Estimated read time: 2-3 minutes
This archived news story is available only for your personal, non-commercial use. Information in the story may be outdated or superseded by additional information. Reading or replaying the story in its archived form does not constitute a republication of the story.
SALT LAKE CITY (AP) -- Gov. Jon Huntsman has made permanent his selection of a 27-year-old minority advocate who was picked in July to be acting director of the Utah Office of Ethnic Affairs.
Luz Robles oversees a staff of four to represent Utah's Hispanic, Asian, Pacific Islander and black populations.
"I think she'll do a good job, if she's allowed to do it," said AnnaJane Arroyo, a former member of the state Hispanic Advisory Council. "It's such a real political position that you don't know how tight her hands are going to be tied."

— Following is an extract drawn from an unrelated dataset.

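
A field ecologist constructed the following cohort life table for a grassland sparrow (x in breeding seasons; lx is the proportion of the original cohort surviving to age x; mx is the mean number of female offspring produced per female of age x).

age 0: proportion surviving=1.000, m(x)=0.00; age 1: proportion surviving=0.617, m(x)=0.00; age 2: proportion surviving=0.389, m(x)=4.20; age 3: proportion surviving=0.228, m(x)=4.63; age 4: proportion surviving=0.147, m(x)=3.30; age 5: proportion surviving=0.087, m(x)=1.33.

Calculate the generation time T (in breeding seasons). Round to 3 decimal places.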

Gonzalo Palza, an advisory council member, said he expects Robles to help resolve the uncertain status of undocumented workers in Utah, especially among Latinos who make up 11 percent of the state's population.
"Luz's effectiveness will depend on her ability to change from the state's vision for the office to the real responsibilities to the Latino community," Palza said.
Forrest Crawford, a Weber State University professor and community activist, said Robles "has solid qualifications to be able to address complex problems."
The search for an ethnic-office director drew 33 applications in August, and seven people were interviewed for a job with a suggested salary range of $48,800 to $73,000, depending on experience.
Yvette Donosso Diaz, executive director of the state's Department of Community and Culture, said she was impressed with Robles' leadership in creating the Multicultural Health Network as a policy analyst for Utah Issues Center for Poverty Research and Action.
A native of Mexico, Robles moved in 1996 to Salt Lake City to obtain business and public administration degrees at the University of Utah. Now married, she has a 1-year-old daughter.
"My goal is to make the office a more credible and respected entity in state government," Robles said. "I'm sure we're going to make changes that impact our community."